Vi Boulos na entrevista do Roda Viva falando que os evangélicos votam em Bolsonaro também porque a igreja é uma rede de relações. Aí fico pensando que, se é assim, se o pastor manda votar, as pessoas não fazem apenas porque ele manda, mas porque elas querem fazer parte e, mesmo sem muitas vezes conversar sobre política, paira no ar aquela ideia de que "se o pastor falou, é o melhor". Mas não acho que seja só isso, não.
Mas, assim. Conversando com uma amiga ela disse
eu não sei por que essa preocupação se o presidente é cristão é não se o estado é laico
Eu pensei, é mesmo, rapaz, eu quero lá saber que religião o presidente acredita, eu quero saber se ele se preocupa com as desigualdades do país. Essa deveria ser o começo da conversa. Mas eu vou voltar a esse tema, porque não dá para desconsiderar que as pessoas não sabem o que é laico quando um padre vai para um debate e pede que as pessoas o respeitem quando ele está desrespeitando todo mundo. Sei que ele não é padre coisa nenhuma, mas não importa. É como ele se apresentou e o que ele acha que ele pode falar.
Parece que muitas pessoas que frequentam igrejas são conservadoras, mesmo. Discordam de casais homoafetivos, por exemplo, e acham que votar em governo de esquerda é estimular isso.

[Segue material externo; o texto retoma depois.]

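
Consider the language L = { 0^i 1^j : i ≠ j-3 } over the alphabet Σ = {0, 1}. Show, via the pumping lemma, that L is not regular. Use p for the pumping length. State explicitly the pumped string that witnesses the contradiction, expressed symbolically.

Assume L is regular; let p be its pumping constant.
Choose w = 0^p 1^{p+p!+3}. Since p ≠ (p+p!+3)-3 = p+p!, w ∈ L; and |w| ≥ p.
Write w = xyz as guaranteed by the lemma, with |xy| ≤ p and |y| > 0.
Because |xy| ≤ p and w begins with p copies of 0, we have y = 0^k with 1 ≤ k ≤ p.
Since 1 ≤ k ≤ p, k divides p!; set t = 1 + p!/k. Then xy^t z has p + (p!/k)·k = p + p! copies of 0. Now the 0-count is p+p! and (1-count)-3 = (p+p!+3)-3 = p+p!, so i ≠ j-3 fails. So xy^t z = 0^{p+p!} 1^{p+p!+3} ∉ L.
This contradicts the pumping lemma, so L is not regular.

0^{p+p!} 1^{p+p!+3}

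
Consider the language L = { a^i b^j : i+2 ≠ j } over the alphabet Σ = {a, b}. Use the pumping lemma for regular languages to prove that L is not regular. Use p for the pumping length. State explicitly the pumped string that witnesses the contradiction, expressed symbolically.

Toward a contradiction, assume L is regular with pumping length p.
Choose w = a^p b^{p+p!+2}. Since p ≠ (p+p!+2)-2 = p+p!, w ∈ L; and |w| ≥ p.
By the pumping lemma, w = xyz with |xy| ≤ p and |y| ≥ 1.
The first p characters of w are a's, so xy (and hence y) consists only of a's. Write y = a^k, 1 ≤ k ≤ p.
Since 1 ≤ k ≤ p, k divides p!; set t = 1 + p!/k. Then xy^t z has p + (p!/k)·k = p + p! copies of a. Now the a-count is p+p! and (b-count)-2 = (p+p!+2)-2 = p+p!, so i+2 ≠ j fails. So xy^t z = a^{p+p!} b^{p+p!+2} ∉ L.
Contradiction. Therefore L is not regular.

a^{p+p!} b^{p+p!+2}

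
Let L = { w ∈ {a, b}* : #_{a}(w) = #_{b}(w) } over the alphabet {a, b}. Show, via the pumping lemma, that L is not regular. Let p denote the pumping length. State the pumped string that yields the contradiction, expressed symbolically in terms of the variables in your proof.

a^{p+k} b^p

Assume L is regular; let p be its pumping constant.
Choose w = a^p b^p ∈ L with |w| = 2p ≥ p.
Write w = xyz as guaranteed by the lemma, with |xy| ≤ p and |y| ≥ 1.
Since the first p symbols of w are all a's and |xy| ≤ p, y lies entirely in the leading a-block: y = a^k for some k with 1 ≤ k ≤ p.
Pump with i = 2: xy^2z = a^{p+k} b^p has p+k occurrences of a but only p of b. Since k ≥ 1 the counts differ, so xy^2z ∉ L.
Contradiction. Therefore L is not regular.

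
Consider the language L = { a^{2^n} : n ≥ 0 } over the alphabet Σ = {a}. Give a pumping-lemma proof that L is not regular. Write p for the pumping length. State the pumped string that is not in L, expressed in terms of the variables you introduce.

a^{2^p+k}

Suppose for contradiction that L is regular, and let p be the pumping length.
Take w = a^{2^p} ∈ L with |w| = 2^p ≥ p.
Write w = xyz as guaranteed by the lemma, with |xy| ≤ p and |y| > 0.
Then y = a^k for some k with 1 ≤ k ≤ p.
Pump with i = 2: xy^2z = a^{2^p+k}. Since 1 ≤ k ≤ p < 2^p, we have 2^p < 2^p+k < 2^{p+1}, so 2^p+k is not a power of 2. So xy^2z ∉ L.
This is a contradiction; hence L is not regular.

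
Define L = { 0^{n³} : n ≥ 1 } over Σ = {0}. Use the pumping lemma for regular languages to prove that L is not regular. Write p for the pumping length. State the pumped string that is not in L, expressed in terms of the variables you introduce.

0^{p³+k}

Suppose for contradiction that L is regular, and let p be the pumping length.
Take w = 0^{p³} ∈ L with |w| = p³ ≥ p.
Write w = xyz as guaranteed by the lemma, with |xy| ≤ p and |y| > 0.
Then y = 0^k for some k with 1 ≤ k ≤ p.
Pump with i = 2: xy^2z = 0^{p³+k}. Since 1 ≤ k ≤ p, p³ < p³+k ≤ p³+p < p³+3p²+3p+1 = (p+1)³, so p³+k is not a perfect cube. So xy^2z ∉ L.
This is a contradiction; hence L is not regular.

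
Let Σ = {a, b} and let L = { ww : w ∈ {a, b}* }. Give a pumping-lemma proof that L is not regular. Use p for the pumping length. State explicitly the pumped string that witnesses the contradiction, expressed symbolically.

Suppose for contradiction that L is regular, and let p be the pumping length.
Take w = a^p b^p a^p b^p = uu where u = a^pb^p; then w ∈ L and |w| = 4p ≥ p.
By the pumping lemma, w = xyz with |xy| ≤ p and |y| ≥ 1.
The first p characters of w are a's, so xy (and hence y) consists only of a's. Write y = a^k, 1 ≤ k ≤ p.
Pump with i = 2: xy^2z = a^{p+k} b^p a^p b^p, of length 4p+k. Suppose this equals vv. The string starts with a and ends with b, so v does too; thus the boundary between the two copies of v is a b→a transition. There is exactly one such transition, at position 2p+k, so |v| = 2p+k and |vv| = 4p+2k ≠ 4p+k since k ≥ 1. So xy^2z ∉ L.
This is a contradiction; hence L is not regular.

a^{p+k} b^p a^p b^p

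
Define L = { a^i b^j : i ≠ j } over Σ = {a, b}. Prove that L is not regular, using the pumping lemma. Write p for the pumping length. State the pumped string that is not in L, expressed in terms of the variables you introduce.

Assume L is regular; let p be its pumping constant.
Choose w = a^p b^{p+p!}. Since p ≠ p+p!, w ∈ L; and |w| ≥ p.
By the pumping lemma, w = xyz with |xy| ≤ p and |y| > 0.
Since the first p symbols of w are all a's and |xy| ≤ p, y lies entirely in the leading a-block: y = a^k for some k with 1 ≤ k ≤ p.
Since 1 ≤ k ≤ p, k divides p!; set t = 1 + p!/k. Then xy^t z has p + (p!/k)·k = p + p! copies of a. Now the a-count equals the b-count, so i ≠ j fails. So xy^t z = a^{p+p!} b^{p+p!} ∉ L.
Contradiction. Therefore L is not regular.

a^{p+p!} b^{p+p!}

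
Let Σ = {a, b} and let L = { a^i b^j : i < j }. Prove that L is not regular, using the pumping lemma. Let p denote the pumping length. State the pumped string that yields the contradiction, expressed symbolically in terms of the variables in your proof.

a^{p+k} b^{p+1}

Assume L is regular; let p be its pumping constant.
Choose w = a^p b^{p+1} ∈ L, with |w| = 2p+1 ≥ p.
Write w = xyz as guaranteed by the lemma, with |xy| ≤ p and y is nonempty.
Because |xy| ≤ p and w begins with p copies of a, we have y = a^k with 1 ≤ k ≤ p.
Consider xy^2z = a^{p+k} b^{p+1}. Since k ≥ 1, the a-count p+k is at least p+1, so i < j fails; thus xy^2z ∉ L.
Contradiction. Therefore L is not regular.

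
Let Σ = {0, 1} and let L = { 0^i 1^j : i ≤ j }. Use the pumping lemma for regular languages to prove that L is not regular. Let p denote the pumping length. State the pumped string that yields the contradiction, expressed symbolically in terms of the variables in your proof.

Suppose for contradiction that L is regular, and let p be the pumping length.
Choose w = 0^p 1^p ∈ L, with |w| = 2p ≥ p.
Write w = xyz as guaranteed by the lemma, with |xy| ≤ p and |y| ≥ 1.
Since the first p symbols of w are all 0's and |xy| ≤ p, y lies entirely in the leading 0-block: y = 0^k for some k with 1 ≤ k ≤ p.
Consider xy^2z = 0^{p+k} 1^p. Since k ≥ 1, the 0-count p+k exceeds the 1-count p, so i ≤ j fails; thus xy^2z ∉ L.
This is a contradiction; hence L is not regular.

0^{p+k} 1^p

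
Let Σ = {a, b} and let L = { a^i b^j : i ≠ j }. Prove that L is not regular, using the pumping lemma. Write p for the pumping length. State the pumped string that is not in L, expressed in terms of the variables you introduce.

Suppose for contradiction that L is regular, and let p be the pumping length.
Choose w = a^p b^{p+p!}. Since p ≠ p+p!, w ∈ L; and |w| ≥ p.
Write w = xyz as guaranteed by the lemma, with |xy| ≤ p and |y| > 0.
Since the first p symbols of w are all a's and |xy| ≤ p, y lies entirely in the leading a-block: y = a^k for some k with 1 ≤ k ≤ p.
Since 1 ≤ k ≤ p, k divides p!; set t = 1 + p!/k. Then xy^t z has p + (p!/k)·k = p + p! copies of a. Now the a-count equals the b-count, so i ≠ j fails. So xy^t z = a^{p+p!} b^{p+p!} ∉ L.
Contradiction. Therefore L is not regular.

a^{p+p!} b^{p+p!}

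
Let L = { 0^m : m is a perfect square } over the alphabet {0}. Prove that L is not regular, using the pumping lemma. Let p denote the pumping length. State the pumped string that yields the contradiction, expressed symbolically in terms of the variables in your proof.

Assume L is regular. Let p be the pumping length given by the pumping lemma.
Take w = 0^{p²} ∈ L with |w| = p² ≥ p.
By the pumping lemma, w = xyz with |xy| ≤ p and |y| > 0.
Then y = 0^k for some k with 1 ≤ k ≤ p.
Pump with i = 2: xy^2z = 0^{p²+k}. Since 1 ≤ k ≤ p, p² < p²+k ≤ p²+p < (p+1)², so p²+k lies strictly between consecutive squares and is not a perfect square. So xy^2z ∉ L.
This contradicts the pumping lemma, so L is not regular.

0^{p²+k}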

Então, mesmo que se diga que deus é amor, logo lembram que ele também é justiça e justiça, pela bíblia, é condenar aquilo que a bíblia diz que é pecado.
E pecado é amar pessoas do mesmo sexo, é a mulher querer os mesmos direitos que o homem, é a mulher ser dona do seu corpo e escolher não parir a criança, é adorar um deus que não seja pai de Jesus - ou adorar pessoas, coisas e lugares, como eu adoro adorar -, é ser plural e gostar de sentir deus de vários jeitos e gostar de vários deuses, o lance é ser mono em tudo, senão, não pode. Tem que ser um deus, uma pátria, uma família, um mundo, um amor, tudo pela vida eterna, vale até o sacrifício terreno. Quando eu fiz 18 anos, eu passei a não me interessar por essa chantagem cristã: aceitar sofrer na terra para ter a vida eterna. Quando eu era adolescente, li As viagens de Gulliver e, em uma dessas viagens que ele fazia, ele chegava num mundo que as pessoas nunca morriam, na história, ele mostrava como isso poderia ser um problema também. Eu sempre achei esse livro incrível e essa ideia de que não morrer também pode ser um saco parece que faz todo o sentido depois de passar 40 anos no mundo e ter contato com a dor e a delícia de viver.
Para além de tudo isso, se Jesus mandou ir pelo mundo e "pregar o evangelho a toda a criatura", é porque o cristianismo salva e, se você não concorda, você não precisa viver nesse mundo junto comigo. Então eu vou apoiar sim um governo que diz que quem pensa diferente pode ser banido, com arma com ou deixa morrer, não importa muito. Os fins justificam os meios, Ovídio?
Eu nem acho que os evangélicos não estão sendo cristãos quando votam nesse presidente que aí está. Achar que Jesus é essa figura que as pessoas pintam como um ser de paz e bem é também uma invenção. Talvez seja a hora de reconhecermos que votar de novo no presidente tem tudo a ver com o cristianismo que a gente está vendo por aí, sim. Não tem nada de diferente e nem de contraditório.
Ah, mas deus é amor
E talvez seja amor para essas pessoas conservadoras não concordar com o que é diferente delas, já pensou nisso? Sei lá, gente. Eu não sou cristã, acho a ideia de amor cristão bem duvidoso - cheio de regras e condições que não sei se concordo completamente (tudo crê, tudo espera, tudo suporta não é comigo MESMO) -, muito parecido com história de princesa branca de final feliz que eu nunca gostei também.
Então, antes de ficar passando vídeo dizendo que ser cristão não é ser bolsonarista, talvez a gente tenha que repensar por que é que a gente fica repetindo que ser cristão é ser tudo de muito ótimo sempre, que os ensinamentos de Jesus e quem crê nele não faz nem fala o que presidente diz. Será mesmo que os evangélicos/cristãos que você conhece são tão completamente diferentes dele assim?